A visit to the medieval Poenari Fortress is a great chance to dig in some centuries-old history but also a good way to exercise as you have to go up 1,480 stairs. But don’t worry too much. The fortress is more than worth the effort, and you can always reward yourself with some of the many traditional sweets sold at the foothills.
Surrounded by legends and forests, overlooking the abys from its high-altitude location, the fortress of Poenari is part of the legacy of the mythical Vlad the Impaler. This medieval prince, praised for his victories against the Turks and his ultimate sense of justice, was also dreaded for his extreme punishments against traitors.
Vlad the Impaler who ruled Walachia three times (1448, 1456-1462, 1476) enlarged the fortress of Poenari. He built a 60 meters long and 10-15 meters wide rock curtain around the original three levels tower.
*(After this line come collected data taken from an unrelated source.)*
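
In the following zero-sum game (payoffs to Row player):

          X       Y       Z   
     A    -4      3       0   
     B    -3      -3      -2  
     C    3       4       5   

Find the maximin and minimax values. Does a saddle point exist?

Maximin = 3, Minimax = 3, Saddle: True

Work:
Row minimums: [-4, -3, 3] → maximin = 3
Column maximums: [3, 4, 5] → minimax = 3
Saddle point exists! Game value = 3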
Curious enough, the legends of the time mention the prince forcing traitor boyards to build the fortress by themselves as punishment for their conspiracies.
The strategic importance of the fortress was obvious. Placed on top of the Cetatuia Mountain, north from the main political centers of Targoviste and later Bucharest, the fortress was difficult to conquer while offering a panoramic perspective over potential attacks and an escape route to Transylvania.
Well-prepared for longer stays, the fortress had an impermeable water room and even a dungeon for prisoners while the only entry was equipped with a drawbridge. In the coming centuries after the death of Vlad the Impaler, the fortress belonged to the Hungarian kings and gradually entered a process of degradation until final ruin.
Better conserved than many other medieval fortresses from Southern Romania, the fortress of Poenari is the authentic legacy of Vlad the Impaler, a prince many Romanian people admire for his courage against the Ottomans. Unfairly associated with the myth of Dracula, Vlad the Impaler most likely never set foot in Bran Castle.
Don’t go there to find out more about this legendary prince, choose instead the fortress of Poenari that he actually built and used during his battles.
Book a room with a view from Hotel Posada Vidraru, right on the shore of Vidraru Lake, only a few scenic kilometers away from the fortress. Guest houses like Casa Eden from Arefu or Pensiunea Panoramic from Capataneni-Ungureni are also great options close to this historical monument.
Poenari Fortress can be visited daily, until 7 pm during summer days. It’s also very close to a major dam, Vidraru, as well as the high-altitude mountain road Transfagarasan.
On your way to Poenari, you can stop in Curtea de Arges to visit one of the most beautiful churches in Romania.